Coded Arms PSP Review

Hyped quite heavily when the PSP was first announced, Coded Arms has ideas. That's the strongest asset. Those come through in its world, its enemies, and the graphics. None of that really changes the gameplay to any great effect, and it feels an entire generation behind as a result.

On paper, Coded Arms must have sounded fantastic. Player's drop into a virtual world sucked into turmoil. They're part of a system, most of which is guarded by rogue programs. Player's can upgrade armor, weapons, and health, much like a standard RPG. All of that should be the basis for a fantastic title, until you look at the PSP and realize it's not possible.

The control scheme, even with all of the customization options, doesn't work. It can't, sticking players with the buttons for looking. They can also be set to movement, reversing the controls that have slowly become standard. There is a mandatory training mission and the initial three easy levels to become accustomed to them. After that, you're on your own.

Auto targeting almost works, requiring a brief second to fully lock-on. If it misses and selects an enemy you don't want to shoot, it's difficult to get the game to recognize that. This doesn't seem like it's such a problem early on, but later levels toss far too many enemies at the player for this control scheme to work.

Saving the player from certain death is aggravating, yet life sustaining, slowdown. When the PSP can't handle it, the speed it cut in half (though the frame rate stays on target), almost like an unintentional Max Payne rip-off. This becomes the trade off to a wonderful graphics engine, which at a distance, is indiscernible from a PS2 title. There are certainly times where it's appreciated; other times it can kill your timing.

A sense of continuity would not have hurt either. Levels are rendered randomly, and that's the biggest problem Coded Arms has. Each stage is split up into different sectors, sometimes requiring certain tasks to be completed before advancing. There are levels where the exit is readily available after plowing through a few dumb enemies. Other times it seems like an eternity.

Each section ends up flat and boring. There's actually a lot in common here with Konami's PSP disaster, Rengoku.
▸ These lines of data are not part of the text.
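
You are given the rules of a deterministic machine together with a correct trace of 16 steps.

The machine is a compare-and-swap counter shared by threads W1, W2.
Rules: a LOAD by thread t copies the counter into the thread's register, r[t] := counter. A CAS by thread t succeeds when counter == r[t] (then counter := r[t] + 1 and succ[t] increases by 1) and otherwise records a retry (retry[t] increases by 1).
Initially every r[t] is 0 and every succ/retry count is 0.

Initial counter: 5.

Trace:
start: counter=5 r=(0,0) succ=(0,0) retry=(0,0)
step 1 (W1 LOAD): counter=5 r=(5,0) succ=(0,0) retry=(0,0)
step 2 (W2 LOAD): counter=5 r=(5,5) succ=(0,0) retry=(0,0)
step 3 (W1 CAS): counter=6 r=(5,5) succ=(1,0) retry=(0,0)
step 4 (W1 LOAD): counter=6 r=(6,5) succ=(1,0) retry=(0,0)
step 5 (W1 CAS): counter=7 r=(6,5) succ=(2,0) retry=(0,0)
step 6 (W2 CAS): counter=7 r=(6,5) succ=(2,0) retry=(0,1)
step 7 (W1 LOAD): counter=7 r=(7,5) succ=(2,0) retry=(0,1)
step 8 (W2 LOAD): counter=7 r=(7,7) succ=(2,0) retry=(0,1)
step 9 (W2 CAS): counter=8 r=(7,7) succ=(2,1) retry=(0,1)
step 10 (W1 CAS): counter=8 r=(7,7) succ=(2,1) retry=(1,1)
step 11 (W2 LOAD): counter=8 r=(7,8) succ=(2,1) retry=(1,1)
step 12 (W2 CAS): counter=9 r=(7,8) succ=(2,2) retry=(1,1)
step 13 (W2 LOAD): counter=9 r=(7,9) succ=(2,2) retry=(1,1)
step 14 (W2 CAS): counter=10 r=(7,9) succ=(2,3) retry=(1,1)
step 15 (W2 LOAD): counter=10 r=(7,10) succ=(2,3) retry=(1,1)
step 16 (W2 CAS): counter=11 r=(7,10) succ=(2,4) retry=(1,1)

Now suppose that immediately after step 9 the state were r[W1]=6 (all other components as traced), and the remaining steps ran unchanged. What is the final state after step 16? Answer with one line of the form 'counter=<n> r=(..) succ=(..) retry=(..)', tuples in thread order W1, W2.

counter=11 r=(6,10) succ=(2,4) retry=(1,1)

state after step 9 := counter=8 r=(6,7) succ=(2,1) retry=(0,1)
step 10 (W1 CAS): counter=8 r=(6,7) succ=(2,1) retry=(1,1)
step 11 (W2 LOAD): counter=8 r=(6,8) succ=(2,1) retry=(1,1)
step 12 (W2 CAS): counter=9 r=(6,8) succ=(2,2) retry=(1,1)
step 13 (W2 LOAD): counter=9 r=(6,9) succ=(2,2) retry=(1,1)
step 14 (W2 CAS): counter=10 r=(6,9) succ=(2,3) retry=(1,1)
step 15 (W2 LOAD): counter=10 r=(6,10) succ=(2,3) retry=(1,1)
step 16 (W2 CAS): counter=11 r=(6,10) succ=(2,4) retry=(1,1)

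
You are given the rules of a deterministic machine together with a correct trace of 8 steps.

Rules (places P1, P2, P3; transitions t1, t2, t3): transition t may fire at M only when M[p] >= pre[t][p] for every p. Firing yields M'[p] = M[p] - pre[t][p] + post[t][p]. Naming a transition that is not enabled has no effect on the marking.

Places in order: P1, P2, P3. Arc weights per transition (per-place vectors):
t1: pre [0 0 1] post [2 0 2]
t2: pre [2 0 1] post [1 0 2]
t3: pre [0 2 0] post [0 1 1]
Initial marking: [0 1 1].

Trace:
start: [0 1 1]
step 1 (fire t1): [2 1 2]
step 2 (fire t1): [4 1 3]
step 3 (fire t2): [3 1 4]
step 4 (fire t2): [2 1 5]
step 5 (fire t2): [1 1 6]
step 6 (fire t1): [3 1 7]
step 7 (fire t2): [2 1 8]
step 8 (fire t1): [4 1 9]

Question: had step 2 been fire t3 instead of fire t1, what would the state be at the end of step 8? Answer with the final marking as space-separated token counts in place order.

(re-executing from step 2 with the substitution; state before step 2: [2 1 2])
step 2 (fire t3): [2 1 2]
step 3 (fire t2): [1 1 3]
step 4 (fire t2): [1 1 3]
step 5 (fire t2): [1 1 3]
step 6 (fire t1): [3 1 4]
step 7 (fire t2): [2 1 5]
step 8 (fire t1): [4 1 6]

4 1 6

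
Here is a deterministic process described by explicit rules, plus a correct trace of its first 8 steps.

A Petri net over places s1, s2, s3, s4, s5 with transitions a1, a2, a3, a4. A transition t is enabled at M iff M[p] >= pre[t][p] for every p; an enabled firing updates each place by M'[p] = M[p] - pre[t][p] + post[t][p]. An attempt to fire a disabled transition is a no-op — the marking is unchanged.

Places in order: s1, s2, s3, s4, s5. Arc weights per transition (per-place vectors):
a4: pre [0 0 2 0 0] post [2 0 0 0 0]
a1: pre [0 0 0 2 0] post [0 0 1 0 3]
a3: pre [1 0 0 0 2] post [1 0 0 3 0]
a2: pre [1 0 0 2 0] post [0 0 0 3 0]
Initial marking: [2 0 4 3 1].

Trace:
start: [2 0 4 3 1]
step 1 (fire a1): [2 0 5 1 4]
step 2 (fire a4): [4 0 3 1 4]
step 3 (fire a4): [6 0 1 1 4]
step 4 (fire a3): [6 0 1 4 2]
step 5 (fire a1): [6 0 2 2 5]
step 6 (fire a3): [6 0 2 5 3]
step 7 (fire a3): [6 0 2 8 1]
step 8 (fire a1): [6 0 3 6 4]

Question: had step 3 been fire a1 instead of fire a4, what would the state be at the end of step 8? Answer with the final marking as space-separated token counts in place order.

(re-executing from step 3 with the substitution; state before step 3: [4 0 3 1 4])
step 3 (fire a1): [4 0 3 1 4]
step 4 (fire a3): [4 0 3 4 2]
step 5 (fire a1): [4 0 4 2 5]
step 6 (fire a3): [4 0 4 5 3]
step 7 (fire a3): [4 0 4 8 1]
step 8 (fire a1): [4 0 5 6 4]

4 0 5 6 4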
This is level design from the beginning of the PS One era, and there's no excuse for it. There are parts where you'll explore, only to find nothing, not even a power-up. Elevators are strewn about, leading to dead ends and scaffolding that doesn't provide anything worth using them. It's not tolerable, and in the time it took to create the randomly generating code, they could have created actual levels.

The audio stays in line with the rest of the title, holding off for active moments. You'll only hear the sound of your footsteps and some intriguing ambient noise (at times sounding like intercepted cell phone conversation). Music is loud and frantically paced, increasing adrenaline as the battle rages inside the virtual world. It does become annoying when it's the same theme for an entire level.

Even with Wi-Fi battles, Coded Arms is an average FPS, and it only ranks that high because it's on a handheld. If this were a console game, it would be ridiculed, though there's a chance dual analog sticks could make it worth a play. This is a classic waiting to be found, it just needs to get away from the handheld arena and find a level designer.